Après les prises de vue, un laboratoire développe la pellicule ou un serveur stocke les rushes numériques si le réalisateur ou la production ont choisi cette option, de plus en plus souvent privilégiée. Pour mieux appréhender l’intégralité du voyage et l’importance de la phase de postproduction, nous utiliserons l’exemple de la pellicule « classique », car c’est cette filière qui est la plus longue et donc la plus intéressante à décrire.
Une fois que la pellicule est développée, elle est copiée via un télécinéma classique en format numérique SD (basse définition). C’est sur ce support que travaille le monteur image. Il choisit les plans qui figureront dans le montage final, les coupe (virtuellement) à la longueur adéquate, les agence, les imbrique et petit à petit construit l’enchaînement des séquences que le spectateur verra.
Une fois que son travail est accepté, le film est-il terminé? Oh non, bien loin de là. La postproduction débute et donnera aux images leur look définitif: scan, dustbusting, conformation, étalonnage et effets spéciaux numériques sont les cinq étapes essentielles de cet ultime exercice, complétées par l’élaboration du générique. Des mots barbares, mais des phases capitales.
On scanne et on nettoie
Quand le montage est virtuellement effectué, les bobines argentiques originales sont expédiées chez un spécialiste de la postproduction comme Dame Blanche Genval. Il s’agit à l’origine d’un studio son qui a récemment ouvert un département de haut vol dans le domaine de l’image. En Belgique francophone, ces tâches peuvent aussi être accomplies, en partie tout au moins, par de grosses sociétés comme Le Studio L’Equipe à Bruxelles (pas d’effets spéciaux)ou WFX à Liège (pas de scan)

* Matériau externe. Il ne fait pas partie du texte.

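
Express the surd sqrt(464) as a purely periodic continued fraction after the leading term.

[21; (1, 1, 5, 1, 1, 1, 5, 1, 1, 42)]

Write x_i = (sqrt(464) + m_i)/d_i with (m_0, d_0) = (0, 1). a_0 = floor(sqrt(464)) = 21, since 21^2 = 441 <= 464 < 484 = 22^2.
Iterate m_{i+1} = d_i*a_i - m_i, d_{i+1} = (464 - m_{i+1}^2)/d_i, a_{i+1} = floor((a_0 + m_{i+1})/d_{i+1}):
  m_1 = 1*21 - 0 = 21, d_1 = (464 - 21^2)/1 = 23/1 = 23, a_1 = floor((21 + 21)/23) = 1.
  m_2 = 23*1 - 21 = 2, d_2 = (464 - 2^2)/23 = 460/23 = 20, a_2 = floor((21 + 2)/20) = 1.
  m_3 = 20*1 - 2 = 18, d_3 = (464 - 18^2)/20 = 140/20 = 7, a_3 = floor((21 + 18)/7) = 5.
  m_4 = 7*5 - 18 = 17, d_4 = (464 - 17^2)/7 = 175/7 = 25, a_4 = floor((21 + 17)/25) = 1.
  m_5 = 25*1 - 17 = 8, d_5 = (464 - 8^2)/25 = 400/25 = 16, a_5 = floor((21 + 8)/16) = 1.
  m_6 = 16*1 - 8 = 8, d_6 = (464 - 8^2)/16 = 400/16 = 25, a_6 = floor((21 + 8)/25) = 1.
  m_7 = 25*1 - 8 = 17, d_7 = (464 - 17^2)/25 = 175/25 = 7, a_7 = floor((21 + 17)/7) = 5.
  m_8 = 7*5 - 17 = 18, d_8 = (464 - 18^2)/7 = 140/7 = 20, a_8 = floor((21 + 18)/20) = 1.
  m_9 = 20*1 - 18 = 2, d_9 = (464 - 2^2)/20 = 460/20 = 23, a_9 = floor((21 + 2)/23) = 1.
  m_10 = 23*1 - 2 = 21, d_10 = (464 - 21^2)/23 = 23/23 = 1, a_10 = floor((21 + 21)/1) = 42.
  m_11 = 1*42 - 21 = 21, d_11 = (464 - 21^2)/1 = 23/1 = 23: (m_11, d_11) = (m_1, d_1) = (21, 23), so from here the quotients repeat a_1, ..., a_10; the period length is 10.
Hence the expansion of sqrt(464) is a_0 = 21 followed by the repeating block 1, 1, 5, 1, 1, 1, 5, 1, 1, 42 (period 10).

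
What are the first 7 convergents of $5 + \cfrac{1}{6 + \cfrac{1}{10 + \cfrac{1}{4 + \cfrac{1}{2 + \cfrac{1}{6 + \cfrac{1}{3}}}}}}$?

Using the convergent recurrence p_i = a_i*p_{i-1} + p_{i-2}, q_i = a_i*q_{i-1} + q_{i-2} with p_{-2}=0, p_{-1}=1, q_{-2}=1, q_{-1}=0:
  i=0: a_0=5, p_0 = 5*1 + 0 = 5, q_0 = 5*0 + 1 = 1.
  i=1: a_1=6, p_1 = 6*5 + 1 = 31, q_1 = 6*1 + 0 = 6.
  i=2: a_2=10, p_2 = 10*31 + 5 = 315, q_2 = 10*6 + 1 = 61.
  i=3: a_3=4, p_3 = 4*315 + 31 = 1291, q_3 = 4*61 + 6 = 250.
  i=4: a_4=2, p_4 = 2*1291 + 315 = 2897, q_4 = 2*250 + 61 = 561.
  i=5: a_5=6, p_5 = 6*2897 + 1291 = 18673, q_5 = 6*561 + 250 = 3616.
  i=6: a_6=3, p_6 = 3*18673 + 2897 = 58916, q_6 = 3*3616 + 561 = 11409.

5/1, 31/6, 315/61, 1291/250, 2897/561, 18673/3616, 58916/11409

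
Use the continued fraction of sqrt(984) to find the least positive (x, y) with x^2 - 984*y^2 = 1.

First expand sqrt(984) as a continued fraction. With x_i = (sqrt(984) + m_i)/d_i and (m_0, d_0) = (0, 1): a_0 = floor(sqrt(984)) = 31, since 31^2 = 961 <= 984 < 1024 = 32^2.
Iterate m_{i+1} = d_i*a_i - m_i, d_{i+1} = (984 - m_{i+1}^2)/d_i, a_{i+1} = floor((a_0 + m_{i+1})/d_{i+1}):
  m_1 = 1*31 - 0 = 31, d_1 = (984 - 31^2)/1 = 23/1 = 23, a_1 = floor((31 + 31)/23) = 2.
  m_2 = 23*2 - 31 = 15, d_2 = (984 - 15^2)/23 = 759/23 = 33, a_2 = floor((31 + 15)/33) = 1.
  m_3 = 33*1 - 15 = 18, d_3 = (984 - 18^2)/33 = 660/33 = 20, a_3 = floor((31 + 18)/20) = 2.
  m_4 = 20*2 - 18 = 22, d_4 = (984 - 22^2)/20 = 500/20 = 25, a_4 = floor((31 + 22)/25) = 2.
  m_5 = 25*2 - 22 = 28, d_5 = (984 - 28^2)/25 = 200/25 = 8, a_5 = floor((31 + 28)/8) = 7.
  m_6 = 8*7 - 28 = 28, d_6 = (984 - 28^2)/8 = 200/8 = 25, a_6 = floor((31 + 28)/25) = 2.
  m_7 = 25*2 - 28 = 22, d_7 = (984 - 22^2)/25 = 500/25 = 20, a_7 = floor((31 + 22)/20) = 2.
  m_8 = 20*2 - 22 = 18, d_8 = (984 - 18^2)/20 = 660/20 = 33, a_8 = floor((31 + 18)/33) = 1.
  m_9 = 33*1 - 18 = 15, d_9 = (984 - 15^2)/33 = 759/33 = 23, a_9 = floor((31 + 15)/23) = 2.
  m_10 = 23*2 - 15 = 31, d_10 = (984 - 31^2)/23 = 23/23 = 1, a_10 = floor((31 + 31)/1) = 62.
  m_11 = 1*62 - 31 = 31, d_11 = (984 - 31^2)/1 = 23/1 = 23: (m_11, d_11) = (m_1, d_1) = (31, 23), so from here the quotients repeat a_1, ..., a_10; the period length is 10.
So sqrt(984) = [31; (2, 1, 2, 2, 7, 2, 2, 1, 2, 62)] with period length k = 10.
k is even, so the fundamental solution of x^2 - 984y^2 = 1 is (p_{k-1}, q_{k-1}) = (p_9, q_9); compute convergents through index 9.
Convergents (p_i = a_i*p_{i-1} + p_{i-2}, q_i = a_i*q_{i-1} + q_{i-2} with p_{-2}=0, p_{-1}=1, q_{-2}=1, q_{-1}=0):
  i=0: a_0=31, p_0 = 31*1 + 0 = 31, q_0 = 31*0 + 1 = 1.
  i=1: a_1=2, p_1 = 2*31 + 1 = 63, q_1 = 2*1 + 0 = 2.
  i=2: a_2=1, p_2 = 1*63 + 31 = 94, q_2 = 1*2 + 1 = 3.
  i=3: a_3=2, p_3 = 2*94 + 63 = 251, q_3 = 2*3 + 2 = 8.
  i=4: a_4=2, p_4 = 2*251 + 94 = 596, q_4 = 2*8 + 3 = 19.
  i=5: a_5=7, p_5 = 7*596 + 251 = 4423, q_5 = 7*19 + 8 = 141.
  i=6: a_6=2, p_6 = 2*4423 + 596 = 9442, q_6 = 2*141 + 19 = 301.
  i=7: a_7=2, p_7 = 2*9442 + 4423 = 23307, q_7 = 2*301 + 141 = 743.
  i=8: a_8=1, p_8 = 1*23307 + 9442 = 32749, q_8 = 1*743 + 301 = 1044.
  i=9: a_9=2, p_9 = 2*32749 + 23307 = 88805, q_9 = 2*1044 + 743 = 2831.
Check: 88805^2 - 984*2831^2 = 7886328025 - 7886328024 = 1, so (x, y) = (88805, 2831) solves the equation, and by the theorem it is the least positive solution.

(x, y) = (88805, 2831)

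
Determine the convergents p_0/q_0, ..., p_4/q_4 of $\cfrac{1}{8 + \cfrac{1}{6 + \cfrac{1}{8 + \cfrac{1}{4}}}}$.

Using the convergent recurrence p_i = a_i*p_{i-1} + p_{i-2}, q_i = a_i*q_{i-1} + q_{i-2} with p_{-2}=0, p_{-1}=1, q_{-2}=1, q_{-1}=0:
  i=0: a_0=0, p_0 = 0*1 + 0 = 0, q_0 = 0*0 + 1 = 1.
  i=1: a_1=8, p_1 = 8*0 + 1 = 1, q_1 = 8*1 + 0 = 8.
  i=2: a_2=6, p_2 = 6*1 + 0 = 6, q_2 = 6*8 + 1 = 49.
  i=3: a_3=8, p_3 = 8*6 + 1 = 49, q_3 = 8*49 + 8 = 400.
  i=4: a_4=4, p_4 = 4*49 + 6 = 202, q_4 = 4*400 + 49 = 1649.

0/1, 1/8, 6/49, 49/400, 202/1649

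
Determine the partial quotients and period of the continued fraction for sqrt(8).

[2; (1, 4)]

Write x_i = (sqrt(8) + m_i)/d_i with (m_0, d_0) = (0, 1). a_0 = floor(sqrt(8)) = 2, since 2^2 = 4 <= 8 < 9 = 3^2.
Iterate m_{i+1} = d_i*a_i - m_i, d_{i+1} = (8 - m_{i+1}^2)/d_i, a_{i+1} = floor((a_0 + m_{i+1})/d_{i+1}):
  m_1 = 1*2 - 0 = 2, d_1 = (8 - 2^2)/1 = 4/1 = 4, a_1 = floor((2 + 2)/4) = 1.
  m_2 = 4*1 - 2 = 2, d_2 = (8 - 2^2)/4 = 4/4 = 1, a_2 = floor((2 + 2)/1) = 4.
  m_3 = 1*4 - 2 = 2, d_3 = (8 - 2^2)/1 = 4/1 = 4: (m_3, d_3) = (m_1, d_1) = (2, 4), so from here the quotients repeat a_1, a_2; the period length is 2.
Hence the expansion of sqrt(8) is a_0 = 2 followed by the repeating block 1, 4 (period 2).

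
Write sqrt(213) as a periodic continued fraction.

Write x_i = (sqrt(213) + m_i)/d_i with (m_0, d_0) = (0, 1). a_0 = floor(sqrt(213)) = 14, since 14^2 = 196 <= 213 < 225 = 15^2.
Iterate m_{i+1} = d_i*a_i - m_i, d_{i+1} = (213 - m_{i+1}^2)/d_i, a_{i+1} = floor((a_0 + m_{i+1})/d_{i+1}):
  m_1 = 1*14 - 0 = 14, d_1 = (213 - 14^2)/1 = 17/1 = 17, a_1 = floor((14 + 14)/17) = 1.
  m_2 = 17*1 - 14 = 3, d_2 = (213 - 3^2)/17 = 204/17 = 12, a_2 = floor((14 + 3)/12) = 1.
  m_3 = 12*1 - 3 = 9, d_3 = (213 - 9^2)/12 = 132/12 = 11, a_3 = floor((14 + 9)/11) = 2.
  m_4 = 11*2 - 9 = 13, d_4 = (213 - 13^2)/11 = 44/11 = 4, a_4 = floor((14 + 13)/4) = 6.
  m_5 = 4*6 - 13 = 11, d_5 = (213 - 11^2)/4 = 92/4 = 23, a_5 = floor((14 + 11)/23) = 1.
  m_6 = 23*1 - 11 = 12, d_6 = (213 - 12^2)/23 = 69/23 = 3, a_6 = floor((14 + 12)/3) = 8.
  m_7 = 3*8 - 12 = 12, d_7 = (213 - 12^2)/3 = 69/3 = 23, a_7 = floor((14 + 12)/23) = 1.
  m_8 = 23*1 - 12 = 11, d_8 = (213 - 11^2)/23 = 92/23 = 4, a_8 = floor((14 + 11)/4) = 6.
  m_9 = 4*6 - 11 = 13, d_9 = (213 - 13^2)/4 = 44/4 = 11, a_9 = floor((14 + 13)/11) = 2.
  m_10 = 11*2 - 13 = 9, d_10 = (213 - 9^2)/11 = 132/11 = 12, a_10 = floor((14 + 9)/12) = 1.
  m_11 = 12*1 - 9 = 3, d_11 = (213 - 3^2)/12 = 204/12 = 17, a_11 = floor((14 + 3)/17) = 1.
  m_12 = 17*1 - 3 = 14, d_12 = (213 - 14^2)/17 = 17/17 = 1, a_12 = floor((14 + 14)/1) = 28.
  m_13 = 1*28 - 14 = 14, d_13 = (213 - 14^2)/1 = 17/1 = 17: (m_13, d_13) = (m_1, d_1) = (14, 17), so from here the quotients repeat a_1, ..., a_12; the period length is 12.
Hence the expansion of sqrt(213) is a_0 = 14 followed by the repeating block 1, 1, 2, 6, 1, 8, 1, 6, 2, 1, 1, 28 (period 12).

[14; (1, 1, 2, 6, 1, 8, 1, 6, 2, 1, 1, 28)]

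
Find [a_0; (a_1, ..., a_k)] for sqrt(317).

[17; (1, 4, 8, 1, 2, 2, 1, 8, 4, 1, 34)]

Write x_i = (sqrt(317) + m_i)/d_i with (m_0, d_0) = (0, 1). a_0 = floor(sqrt(317)) = 17, since 17^2 = 289 <= 317 < 324 = 18^2.
Iterate m_{i+1} = d_i*a_i - m_i, d_{i+1} = (317 - m_{i+1}^2)/d_i, a_{i+1} = floor((a_0 + m_{i+1})/d_{i+1}):
  m_1 = 1*17 - 0 = 17, d_1 = (317 - 17^2)/1 = 28/1 = 28, a_1 = floor((17 + 17)/28) = 1.
  m_2 = 28*1 - 17 = 11, d_2 = (317 - 11^2)/28 = 196/28 = 7, a_2 = floor((17 + 11)/7) = 4.
  m_3 = 7*4 - 11 = 17, d_3 = (317 - 17^2)/7 = 28/7 = 4, a_3 = floor((17 + 17)/4) = 8.
  m_4 = 4*8 - 17 = 15, d_4 = (317 - 15^2)/4 = 92/4 = 23, a_4 = floor((17 + 15)/23) = 1.
  m_5 = 23*1 - 15 = 8, d_5 = (317 - 8^2)/23 = 253/23 = 11, a_5 = floor((17 + 8)/11) = 2.
  m_6 = 11*2 - 8 = 14, d_6 = (317 - 14^2)/11 = 121/11 = 11, a_6 = floor((17 + 14)/11) = 2.
  m_7 = 11*2 - 14 = 8, d_7 = (317 - 8^2)/11 = 253/11 = 23, a_7 = floor((17 + 8)/23) = 1.
  m_8 = 23*1 - 8 = 15, d_8 = (317 - 15^2)/23 = 92/23 = 4, a_8 = floor((17 + 15)/4) = 8.
  m_9 = 4*8 - 15 = 17, d_9 = (317 - 17^2)/4 = 28/4 = 7, a_9 = floor((17 + 17)/7) = 4.
  m_10 = 7*4 - 17 = 11, d_10 = (317 - 11^2)/7 = 196/7 = 28, a_10 = floor((17 + 11)/28) = 1.
  m_11 = 28*1 - 11 = 17, d_11 = (317 - 17^2)/28 = 28/28 = 1, a_11 = floor((17 + 17)/1) = 34.
  m_12 = 1*34 - 17 = 17, d_12 = (317 - 17^2)/1 = 28/1 = 28: (m_12, d_12) = (m_1, d_1) = (17, 28), so from here the quotients repeat a_1, ..., a_11; the period length is 11.
Hence the expansion of sqrt(317) is a_0 = 17 followed by the repeating block 1, 4, 8, 1, 2, 2, 1, 8, 4, 1, 34 (period 11).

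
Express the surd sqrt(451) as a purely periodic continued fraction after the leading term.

Write x_i = (sqrt(451) + m_i)/d_i with (m_0, d_0) = (0, 1). a_0 = floor(sqrt(451)) = 21, since 21^2 = 441 <= 451 < 484 = 22^2.
Iterate m_{i+1} = d_i*a_i - m_i, d_{i+1} = (451 - m_{i+1}^2)/d_i, a_{i+1} = floor((a_0 + m_{i+1})/d_{i+1}):
  m_1 = 1*21 - 0 = 21, d_1 = (451 - 21^2)/1 = 10/1 = 10, a_1 = floor((21 + 21)/10) = 4.
  m_2 = 10*4 - 21 = 19, d_2 = (451 - 19^2)/10 = 90/10 = 9, a_2 = floor((21 + 19)/9) = 4.
  m_3 = 9*4 - 19 = 17, d_3 = (451 - 17^2)/9 = 162/9 = 18, a_3 = floor((21 + 17)/18) = 2.
  m_4 = 18*2 - 17 = 19, d_4 = (451 - 19^2)/18 = 90/18 = 5, a_4 = floor((21 + 19)/5) = 8.
  m_5 = 5*8 - 19 = 21, d_5 = (451 - 21^2)/5 = 10/5 = 2, a_5 = floor((21 + 21)/2) = 21.
  m_6 = 2*21 - 21 = 21, d_6 = (451 - 21^2)/2 = 10/2 = 5, a_6 = floor((21 + 21)/5) = 8.
  m_7 = 5*8 - 21 = 19, d_7 = (451 - 19^2)/5 = 90/5 = 18, a_7 = floor((21 + 19)/18) = 2.
  m_8 = 18*2 - 19 = 17, d_8 = (451 - 17^2)/18 = 162/18 = 9, a_8 = floor((21 + 17)/9) = 4.
  m_9 = 9*4 - 17 = 19, d_9 = (451 - 19^2)/9 = 90/9 = 10, a_9 = floor((21 + 19)/10) = 4.
  m_10 = 10*4 - 19 = 21, d_10 = (451 - 21^2)/10 = 10/10 = 1, a_10 = floor((21 + 21)/1) = 42.
  m_11 = 1*42 - 21 = 21, d_11 = (451 - 21^2)/1 = 10/1 = 10: (m_11, d_11) = (m_1, d_1) = (21, 10), so from here the quotients repeat a_1, ..., a_10; the period length is 10.
Hence the expansion of sqrt(451) is a_0 = 21 followed by the repeating block 4, 4, 2, 8, 21, 8, 2, 4, 4, 42 (period 10).

[21; (4, 4, 2, 8, 21, 8, 2, 4, 4, 42)]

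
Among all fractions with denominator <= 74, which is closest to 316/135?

Expand x = 316/135 as a continued fraction with the Euclidean algorithm:
  316 = 2*135 + 46, so a_0 = 2.
  135 = 2*46 + 43, so a_1 = 2.
  46 = 1*43 + 3, so a_2 = 1.
  43 = 14*3 + 1, so a_3 = 14.
  3 = 3*1 + 0, so a_4 = 3.
so x = [2; 2, 1, 14, 3].
Convergents (p_i = a_i*p_{i-1} + p_{i-2}, q_i = a_i*q_{i-1} + q_{i-2} with p_{-2}=0, p_{-1}=1, q_{-2}=1, q_{-1}=0), until the denominator exceeds 74:
  i=0: a_0=2, p_0 = 2*1 + 0 = 2, q_0 = 2*0 + 1 = 1.
  i=1: a_1=2, p_1 = 2*2 + 1 = 5, q_1 = 2*1 + 0 = 2.
  i=2: a_2=1, p_2 = 1*5 + 2 = 7, q_2 = 1*2 + 1 = 3.
  i=3: a_3=14, p_3 = 14*7 + 5 = 103, q_3 = 14*3 + 2 = 44.
  i=4: a_4=3, p_4 = 3*103 + 7 = 316, q_4 = 3*44 + 3 = 135.
q_4 = 135 > 74, so the last convergent with denominator <= 74 is p_3/q_3 = 103/44.
The closest fraction with denominator <= 74 is either p_3/q_3 or the intermediate fraction (k*p_3 + p_2)/(k*q_3 + q_2) with the largest k >= 1 whose denominator stays <= 74; these approach x as k grows, and every other convergent or intermediate fraction in range is farther away.
Largest k: floor((74 - q_2)/q_3) = floor((74 - 3)/44) = 1.
That gives (1*103 + 7)/(1*44 + 3) = 110/47.
Compare the errors: |x - 103/44| = |316*44 - 103*135|/(135*44) = 1/5940, and |x - 110/47| = |316*47 - 110*135|/(135*47) = 2/6345.
Cross-multiplying, 1*6345 = 6345 < 11880 = 2*5940, so 1/5940 is smaller: the convergent 103/44 is closer to x than 110/47.

103/44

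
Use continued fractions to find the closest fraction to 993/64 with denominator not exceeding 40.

512/33

Expand x = 993/64 as a continued fraction with the Euclidean algorithm:
  993 = 15*64 + 33, so a_0 = 15.
  64 = 1*33 + 31, so a_1 = 1.
  33 = 1*31 + 2, so a_2 = 1.
  31 = 15*2 + 1, so a_3 = 15.
  2 = 2*1 + 0, so a_4 = 2.
so x = [15; 1, 1, 15, 2].
Convergents (p_i = a_i*p_{i-1} + p_{i-2}, q_i = a_i*q_{i-1} + q_{i-2} with p_{-2}=0, p_{-1}=1, q_{-2}=1, q_{-1}=0), until the denominator exceeds 40:
  i=0: a_0=15, p_0 = 15*1 + 0 = 15, q_0 = 15*0 + 1 = 1.
  i=1: a_1=1, p_1 = 1*15 + 1 = 16, q_1 = 1*1 + 0 = 1.
  i=2: a_2=1, p_2 = 1*16 + 15 = 31, q_2 = 1*1 + 1 = 2.
  i=3: a_3=15, p_3 = 15*31 + 16 = 481, q_3 = 15*2 + 1 = 31.
  i=4: a_4=2, p_4 = 2*481 + 31 = 993, q_4 = 2*31 + 2 = 64.
q_4 = 64 > 40, so the last convergent with denominator <= 40 is p_3/q_3 = 481/31.
The closest fraction with denominator <= 40 is either p_3/q_3 or the intermediate fraction (k*p_3 + p_2)/(k*q_3 + q_2) with the largest k >= 1 whose denominator stays <= 40; these approach x as k grows, and every other convergent or intermediate fraction in range is farther away.
Largest k: floor((40 - q_2)/q_3) = floor((40 - 2)/31) = 1.
That gives (1*481 + 31)/(1*31 + 2) = 512/33.
Compare the errors: |x - 481/31| = |993*31 - 481*64|/(64*31) = 1/1984, and |x - 512/33| = |993*33 - 512*64|/(64*33) = 1/2112.
Cross-multiplying, 1*1984 = 1984 < 2112 = 1*2112, so 1/2112 is smaller: the intermediate fraction 512/33 is closer to x than 481/31.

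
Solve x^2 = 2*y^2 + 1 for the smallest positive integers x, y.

First expand sqrt(2) as a continued fraction. With x_i = (sqrt(2) + m_i)/d_i and (m_0, d_0) = (0, 1): a_0 = floor(sqrt(2)) = 1, since 1^2 = 1 <= 2 < 4 = 2^2.
Iterate m_{i+1} = d_i*a_i - m_i, d_{i+1} = (2 - m_{i+1}^2)/d_i, a_{i+1} = floor((a_0 + m_{i+1})/d_{i+1}):
  m_1 = 1*1 - 0 = 1, d_1 = (2 - 1^2)/1 = 1/1 = 1, a_1 = floor((1 + 1)/1) = 2.
  m_2 = 1*2 - 1 = 1, d_2 = (2 - 1^2)/1 = 1/1 = 1: (m_2, d_2) = (m_1, d_1) = (1, 1), so from here the quotient a_1 repeats; the period length is 1.
So sqrt(2) = [1; (2)] with period length k = 1.
k is odd, so (p_{k-1}, q_{k-1}) only solves x^2 - 2y^2 = -1 and the fundamental solution of x^2 - 2y^2 = 1 is (p_{2k-1}, q_{2k-1}) = (p_1, q_1); compute convergents through index 1, running through the period twice.
Convergents (p_i = a_i*p_{i-1} + p_{i-2}, q_i = a_i*q_{i-1} + q_{i-2} with p_{-2}=0, p_{-1}=1, q_{-2}=1, q_{-1}=0):
  i=0: a_0=1, p_0 = 1*1 + 0 = 1, q_0 = 1*0 + 1 = 1.
  i=1: a_1=2, p_1 = 2*1 + 1 = 3, q_1 = 2*1 + 0 = 2.
Indeed p_0^2 - 2*q_0^2 = 1 - 2 = -1, not +1.
Check: 3^2 - 2*2^2 = 9 - 8 = 1, so (x, y) = (3, 2) solves the equation, and by the theorem it is the least positive solution.

(x, y) = (3, 2)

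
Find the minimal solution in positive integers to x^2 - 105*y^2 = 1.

First expand sqrt(105) as a continued fraction. With x_i = (sqrt(105) + m_i)/d_i and (m_0, d_0) = (0, 1): a_0 = floor(sqrt(105)) = 10, since 10^2 = 100 <= 105 < 121 = 11^2.
Iterate m_{i+1} = d_i*a_i - m_i, d_{i+1} = (105 - m_{i+1}^2)/d_i, a_{i+1} = floor((a_0 + m_{i+1})/d_{i+1}):
  m_1 = 1*10 - 0 = 10, d_1 = (105 - 10^2)/1 = 5/1 = 5, a_1 = floor((10 + 10)/5) = 4.
  m_2 = 5*4 - 10 = 10, d_2 = (105 - 10^2)/5 = 5/5 = 1, a_2 = floor((10 + 10)/1) = 20.
  m_3 = 1*20 - 10 = 10, d_3 = (105 - 10^2)/1 = 5/1 = 5: (m_3, d_3) = (m_1, d_1) = (10, 5), so from here the quotients repeat a_1, a_2; the period length is 2.
So sqrt(105) = [10; (4, 20)] with period length k = 2.
k is even, so the fundamental solution of x^2 - 105y^2 = 1 is (p_{k-1}, q_{k-1}) = (p_1, q_1); compute convergents through index 1.
Convergents (p_i = a_i*p_{i-1} + p_{i-2}, q_i = a_i*q_{i-1} + q_{i-2} with p_{-2}=0, p_{-1}=1, q_{-2}=1, q_{-1}=0):
  i=0: a_0=10, p_0 = 10*1 + 0 = 10, q_0 = 10*0 + 1 = 1.
  i=1: a_1=4, p_1 = 4*10 + 1 = 41, q_1 = 4*1 + 0 = 4.
Check: 41^2 - 105*4^2 = 1681 - 1680 = 1, so (x, y) = (41, 4) solves the equation, and by the theorem it is the least positive solution.

(x, y) = (41, 4)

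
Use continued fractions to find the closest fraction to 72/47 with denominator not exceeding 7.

Expand x = 72/47 as a continued fraction with the Euclidean algorithm:
  72 = 1*47 + 25, so a_0 = 1.
  47 = 1*25 + 22, so a_1 = 1.
  25 = 1*22 + 3, so a_2 = 1.
  22 = 7*3 + 1, so a_3 = 7.
  3 = 3*1 + 0, so a_4 = 3.
so x = [1; 1, 1, 7, 3].
Convergents (p_i = a_i*p_{i-1} + p_{i-2}, q_i = a_i*q_{i-1} + q_{i-2} with p_{-2}=0, p_{-1}=1, q_{-2}=1, q_{-1}=0), until the denominator exceeds 7:
  i=0: a_0=1, p_0 = 1*1 + 0 = 1, q_0 = 1*0 + 1 = 1.
  i=1: a_1=1, p_1 = 1*1 + 1 = 2, q_1 = 1*1 + 0 = 1.
  i=2: a_2=1, p_2 = 1*2 + 1 = 3, q_2 = 1*1 + 1 = 2.
  i=3: a_3=7, p_3 = 7*3 + 2 = 23, q_3 = 7*2 + 1 = 15.
q_3 = 15 > 7, so the last convergent with denominator <= 7 is p_2/q_2 = 3/2.
The closest fraction with denominator <= 7 is either p_2/q_2 or the intermediate fraction (k*p_2 + p_1)/(k*q_2 + q_1) with the largest k >= 1 whose denominator stays <= 7; these approach x as k grows, and every other convergent or intermediate fraction in range is farther away.
Largest k: floor((7 - q_1)/q_2) = floor((7 - 1)/2) = 3.
That gives (3*3 + 2)/(3*2 + 1) = 11/7.
Compare the errors: |x - 3/2| = |72*2 - 3*47|/(47*2) = 3/94, and |x - 11/7| = |72*7 - 11*47|/(47*7) = 13/329.
Cross-multiplying, 3*329 = 987 < 1222 = 13*94, so 3/94 is smaller: the convergent 3/2 is closer to x than 11/7.

3/2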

A Genval, Paul Englebert (photo ci-dessus), responsable de cette section, réceptionne donc ces précieux trésors. Il faut savoir qu’à ce stade, dans le cadre d’une production classique belge ou belgo-française, il n’existe aucune copie haute définition des rushes. S’ils sont endommagés ou perdus, c’est la catastrophe absolue. Et irrémédiable.
La première étape de la postproduction numérique consiste à digitaliser les images argentiques. Pour ce faire, les bobines sont chargées dans un scanner piloté par un ordinateur. Les codes fournis par le monteur indiquent à la machine quels extraits des rushes sont à numériser. Pas question de faire le travail pour l’ensemble des bobines. D’abord, ce serait inutile. Ensuite ce serait vraiment très très très long et donc, forcément, très très cher.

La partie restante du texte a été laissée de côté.